Latin may rightly be called a dead language  – there is nobody left alive to talk to, after all  – but it is very far from extinct. Latin shines a light on the way all languages work. Because it is read (not spoken), taught through vocabulary and grammar, students acquire an excellent understanding of the mechanics and structure of languages. This supports their understanding not only of Spanish and French but also English. Latin students tend to be not only more accurate in their English sentence constructions but have a wider, more complex vocabulary.  
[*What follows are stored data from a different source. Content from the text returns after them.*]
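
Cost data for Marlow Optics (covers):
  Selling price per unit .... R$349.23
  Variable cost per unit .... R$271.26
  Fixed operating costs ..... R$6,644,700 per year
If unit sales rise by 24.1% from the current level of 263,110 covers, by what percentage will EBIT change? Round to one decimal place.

+35.6%

Total contribution margin = 263,110 × R$77.97 = R$20,514,686.70.
EBIT = R$20,514,686.70 − R$6,644,700 = R$13,869,986.70.
So DOL = total CM / EBIT = R$20,514,686.70 / R$13,869,986.70 = 1.4791.
Operating income changes by 1.4791 × +24.1% = +35.6%.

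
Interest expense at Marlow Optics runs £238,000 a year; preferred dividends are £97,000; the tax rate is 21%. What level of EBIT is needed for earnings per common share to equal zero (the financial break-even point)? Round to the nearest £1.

Grossing the preferred dividend up to pre-tax terms: £97,000 / (1 − 0.21) = £122,784.81.
EPS = 0 when EBIT covers interest plus the pre-tax preferred burden: £238,000 + £122,784.81 = £360,784.81.

£360,785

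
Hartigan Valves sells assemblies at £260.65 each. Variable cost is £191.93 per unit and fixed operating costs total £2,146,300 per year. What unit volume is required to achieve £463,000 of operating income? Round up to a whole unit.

Each unit contributes £260.65 − £191.93 = £68.72.
Required volume = (fixed costs + target profit) ÷ CM = (£2,146,300 + £463,000) ÷ £68.72 = 37,970.02, so 37,971 assemblies.

37,971 assemblies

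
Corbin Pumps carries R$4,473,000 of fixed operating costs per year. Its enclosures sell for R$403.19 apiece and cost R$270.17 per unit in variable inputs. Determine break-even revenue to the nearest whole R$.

R$13,557,878

CM per unit = R$403.19 − R$270.17 = R$133.02; CM ratio = R$133.02 / R$403.19 = 0.3299.
Break-even sales = FC ÷ CM ratio = R$4,473,000 × R$403.19 / R$133.02 = R$13,557,878.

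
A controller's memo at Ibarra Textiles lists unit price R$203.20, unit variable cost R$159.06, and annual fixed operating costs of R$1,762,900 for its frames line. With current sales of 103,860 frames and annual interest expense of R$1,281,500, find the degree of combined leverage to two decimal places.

2.98

Total contribution margin = 103,860 × R$44.14 = R$4,584,380.40.
EBIT = R$4,584,380.40 − R$1,762,900 = R$2,821,480.40. Interest = R$1,281,500.00, so EBIT − I = R$1,539,980.40.
Degree of total leverage = total CM / (EBIT − interest) = R$4,584,380.40 / R$1,539,980.40 = 2.9769.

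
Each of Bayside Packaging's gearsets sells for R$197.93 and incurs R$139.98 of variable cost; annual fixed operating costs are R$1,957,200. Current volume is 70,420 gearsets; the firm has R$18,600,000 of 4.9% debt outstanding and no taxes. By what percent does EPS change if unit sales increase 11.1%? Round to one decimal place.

+37.4%

Total contribution margin = 70,420 × R$57.95 = R$4,080,839.00.
Operating income = contribution − fixed costs = R$4,080,839.00 − R$1,957,200 = R$2,123,639.00.
After interest of R$911,400.00, pre-tax earnings = R$1,212,239.00.
DCL = total CM / (EBIT − I) = R$4,080,839.00 / R$1,212,239.00 = 3.3664.
EPS therefore changes by 3.3664 × (+11.1%) = +37.4%.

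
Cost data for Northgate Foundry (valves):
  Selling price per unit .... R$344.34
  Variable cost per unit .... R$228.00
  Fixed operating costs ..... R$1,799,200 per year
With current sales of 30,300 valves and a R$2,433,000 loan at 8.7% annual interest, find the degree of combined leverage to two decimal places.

At 30,300 units, contribution = 30,300 × R$116.34 = R$3,525,102.00.
EBIT = R$3,525,102.00 − R$1,799,200 = R$1,725,902.00. Interest = R$211,671.00.
DOL = R$3,525,102.00 ÷ R$1,725,902.00 = 2.0425; DFL = R$1,725,902.00 ÷ R$1,514,231.00 = 1.1398.
Combined leverage = 2.0425 × 1.1398 = 2.3280.

2.33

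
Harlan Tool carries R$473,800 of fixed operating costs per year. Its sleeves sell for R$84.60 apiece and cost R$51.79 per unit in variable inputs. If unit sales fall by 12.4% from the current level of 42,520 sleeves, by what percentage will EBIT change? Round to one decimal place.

-18.8%

Contribution at this volume is 42,520 × R$32.81 = R$1,395,081.20.
Subtracting fixed costs: EBIT = R$1,395,081.20 − R$473,800 = R$921,281.20.
Degree of operating leverage = R$1,395,081.20 / R$921,281.20 = 1.5143.
So EBIT moves 1.5143 × (-12.4%) = -18.8%.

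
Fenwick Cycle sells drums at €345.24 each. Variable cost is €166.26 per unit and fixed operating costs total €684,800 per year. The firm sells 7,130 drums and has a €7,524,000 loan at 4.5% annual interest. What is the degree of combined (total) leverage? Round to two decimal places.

At 7,130 units, contribution = 7,130 × €178.98 = €1,276,127.40.
EBIT = €1,276,127.40 − €684,800 = €591,327.40. Interest = €338,580.00, so EBIT − I = €252,747.40.
DCL = contribution ÷ (EBIT − I) = €1,276,127.40 ÷ €252,747.40 = 5.0490.

5.05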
At Ditcham Park School, all students in Years 7 and 8 study Latin language and Roman Civilisation. All language is taught through story, initially stories of a family who live in Pompeii, but as students become more competent at decoding Latin, we move on to stories from mythology and Roman History. Latin has, as one of our pupils frequently says, all the best stories! At GCSE, pupils have the opportunity to read Roman authors and hear their authentic voices. We might read Pliny’s first-hand account of the eruption of Vesuvius, or Ovid’s chatting up of a pretty girl at the chariot races.

Caecilius and his family live in Pompeii – our students discover what life was like for them from the ruins buried by the volcano Vesuvius in AD 79. Students investigate Caecilius’ house and other locations in the city that the family might have visited – the baths, the forum, the amphitheatre, the harbour. Students enter into a lost world but one that, with imagination, comes vividly back to life.